Specifically, I described that I use a cheap, US-based, VPN service (that I know nothing about) to keep my Internet traffic encrypted when I'm working from coffee shops and so on. I don't know the people at this company, nor what they're doing with the traffic once it gets to their hardware. For all I know, they're logging it all and giving it straight to the authorities. It wouldn't make for an exciting read, but that's not the point. So I was looking for some advice.
At this moment in the conversation, the friend recommended Tor, of course. I like Tor. I had used it many years ago. But, in the end, it was painfully slow for day-to-day use.
Part of the answer is more "friendly" organizations running Tor nodes. Why doesn't Mozilla run a Tor node, the friend asked? I have no idea. (I'll have to ask when they're all back from Las Vegas.) But, in light of recent world events, it is clear to me that more Internet privacy is a "good thing."

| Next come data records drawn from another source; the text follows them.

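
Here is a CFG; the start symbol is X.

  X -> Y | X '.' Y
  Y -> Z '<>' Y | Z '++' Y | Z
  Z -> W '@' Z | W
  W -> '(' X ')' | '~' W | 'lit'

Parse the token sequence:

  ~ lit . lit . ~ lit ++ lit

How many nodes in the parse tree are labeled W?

6

[X [X [X [Y [Z [W ~ [W lit]]]]] . [Y [Z [W lit]]]] . [Y [Z [W ~ [W lit]]] ++ [Y [Z [W lit]]]]]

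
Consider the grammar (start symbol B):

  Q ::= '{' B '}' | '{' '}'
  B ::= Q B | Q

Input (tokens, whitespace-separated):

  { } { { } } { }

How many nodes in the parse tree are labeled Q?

4

[B [Q { }] [B [Q { [B [Q { }]] }] [B [Q { }]]]]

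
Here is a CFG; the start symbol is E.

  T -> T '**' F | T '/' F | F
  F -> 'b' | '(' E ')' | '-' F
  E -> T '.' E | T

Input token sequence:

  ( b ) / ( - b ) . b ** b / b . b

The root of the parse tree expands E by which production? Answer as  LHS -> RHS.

[E [T [T [F ( [E [T [F b]]] )]] / [F ( [E [T [F - [F b]]]] )]] . [E [T [T [T [F b]] ** [F b]] / [F b]] . [E [T [F b]]]]]

E -> T '.' E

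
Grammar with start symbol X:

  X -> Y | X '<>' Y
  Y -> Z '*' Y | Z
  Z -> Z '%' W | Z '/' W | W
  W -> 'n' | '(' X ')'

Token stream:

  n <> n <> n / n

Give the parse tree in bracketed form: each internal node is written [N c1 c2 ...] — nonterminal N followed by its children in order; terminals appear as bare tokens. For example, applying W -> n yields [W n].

X
X <> Y
X <> Y <> Y
Y <> Y <> Y
Z <> Y <> Y
W <> Y <> Y
n <> Y <> Y
n <> Z <> Y
n <> W <> Y
n <> n <> Y
n <> n <> Z
n <> n <> Z / W
n <> n <> W / W
n <> n <> n / W
n <> n <> n / n

[X [X [X [Y [Z [W n]]]] <> [Y [Z [W n]]]] <> [Y [Z [Z [W n]] / [W n]]]]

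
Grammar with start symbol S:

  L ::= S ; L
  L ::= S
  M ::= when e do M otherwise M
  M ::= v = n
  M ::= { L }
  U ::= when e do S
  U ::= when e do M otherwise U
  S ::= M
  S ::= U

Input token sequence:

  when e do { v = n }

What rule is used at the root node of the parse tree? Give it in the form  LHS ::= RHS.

S ::= U

[S [U when e do [S [M { [L [S [M v = n]]] }]]]]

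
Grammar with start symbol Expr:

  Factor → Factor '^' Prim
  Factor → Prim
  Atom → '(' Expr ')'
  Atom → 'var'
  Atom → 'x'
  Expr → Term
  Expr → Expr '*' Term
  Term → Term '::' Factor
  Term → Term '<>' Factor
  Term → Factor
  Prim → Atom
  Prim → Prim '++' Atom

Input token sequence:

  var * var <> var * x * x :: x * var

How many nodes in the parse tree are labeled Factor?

[Expr [Expr [Expr [Expr [Expr [Term [Factor [Prim [Atom var]]]]] * [Term [Term [Factor [Prim [Atom var]]]] <> [Factor [Prim [Atom var]]]]] * [Term [Factor [Prim [Atom x]]]]] * [Term [Term [Factor [Prim [Atom x]]]] :: [Factor [Prim [Atom x]]]]] * [Term [Factor [Prim [Atom var]]]]]

7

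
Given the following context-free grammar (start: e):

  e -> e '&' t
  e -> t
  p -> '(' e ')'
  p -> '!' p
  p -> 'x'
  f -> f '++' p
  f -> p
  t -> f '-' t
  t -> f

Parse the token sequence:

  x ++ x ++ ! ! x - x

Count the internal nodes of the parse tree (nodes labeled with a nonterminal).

13

[e [t [f [f [f [p x]] ++ [p x]] ++ [p ! [p ! [p x]]]] - [t [f [p x]]]]]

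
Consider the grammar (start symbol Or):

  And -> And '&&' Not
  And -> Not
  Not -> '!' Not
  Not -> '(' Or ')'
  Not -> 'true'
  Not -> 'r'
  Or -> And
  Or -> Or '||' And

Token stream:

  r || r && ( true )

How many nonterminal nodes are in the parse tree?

[Or [Or [And [Not r]]] || [And [And [Not r]] && [Not ( [Or [And [Not true]]] )]]]

11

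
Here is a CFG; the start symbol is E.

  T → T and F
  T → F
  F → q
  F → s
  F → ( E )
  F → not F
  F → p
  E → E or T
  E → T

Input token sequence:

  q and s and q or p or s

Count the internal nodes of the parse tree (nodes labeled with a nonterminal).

13

[E [E [E [T [T [T [F q]] and [F s]] and [F q]]] or [T [F p]]] or [T [F s]]]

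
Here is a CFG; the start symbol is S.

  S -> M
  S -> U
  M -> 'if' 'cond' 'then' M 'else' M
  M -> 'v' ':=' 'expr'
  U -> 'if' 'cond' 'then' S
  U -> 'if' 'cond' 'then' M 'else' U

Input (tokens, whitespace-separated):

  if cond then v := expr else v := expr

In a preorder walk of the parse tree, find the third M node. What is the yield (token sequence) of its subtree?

v := expr

[S [M if cond then [M v := expr] else [M v := expr]]]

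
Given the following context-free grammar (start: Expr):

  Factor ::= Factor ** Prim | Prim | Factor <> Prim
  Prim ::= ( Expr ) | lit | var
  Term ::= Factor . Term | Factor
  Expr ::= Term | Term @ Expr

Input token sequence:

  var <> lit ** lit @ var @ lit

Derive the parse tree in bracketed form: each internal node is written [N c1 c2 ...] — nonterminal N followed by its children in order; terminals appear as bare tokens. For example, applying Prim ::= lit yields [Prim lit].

[Expr [Term [Factor [Factor [Factor [Prim var]] <> [Prim lit]] ** [Prim lit]]] @ [Expr [Term [Factor [Prim var]]] @ [Expr [Term [Factor [Prim lit]]]]]]

Expr
Term @ Expr
Factor @ Expr
Factor ** Prim @ Expr
Factor <> Prim ** Prim @ Expr
Prim <> Prim ** Prim @ Expr
var <> Prim ** Prim @ Expr
var <> lit ** Prim @ Expr
var <> lit ** lit @ Expr
var <> lit ** lit @ Term @ Expr
var <> lit ** lit @ Factor @ Expr
var <> lit ** lit @ Prim @ Expr
var <> lit ** lit @ var @ Expr
var <> lit ** lit @ var @ Term
var <> lit ** lit @ var @ Factor
var <> lit ** lit @ var @ Prim
var <> lit ** lit @ var @ lit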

But it got me thinking: I don't need Tor all the time. In fact, I specifically only need it some of the time.
That thought collided with wanting to find an excuse to dive in to Amazon's Web Services, and specifically their EC2 offering, and I started wondering about setting up an on-demand VPN (maybe Open Swan?) and remote Tor client.
I'd like to be able to log-in to Amazon via SSL and fire up the EC2 instance (I like the idea of not having to pay a monthly fee, but just to be able to start and stop it when I need it). Once it started up, I could VPN to the server and have a Tor client running that I could connect to remotely, which would anonymize the traffic coming out the other end. (Honestly, I change laptops often enough that it would be more sensible to run Tor remotely and just connect to it. Crazy?)
I have no idea how hard this would be to set-up, or if it will event work as described. What better excuse to give it a try.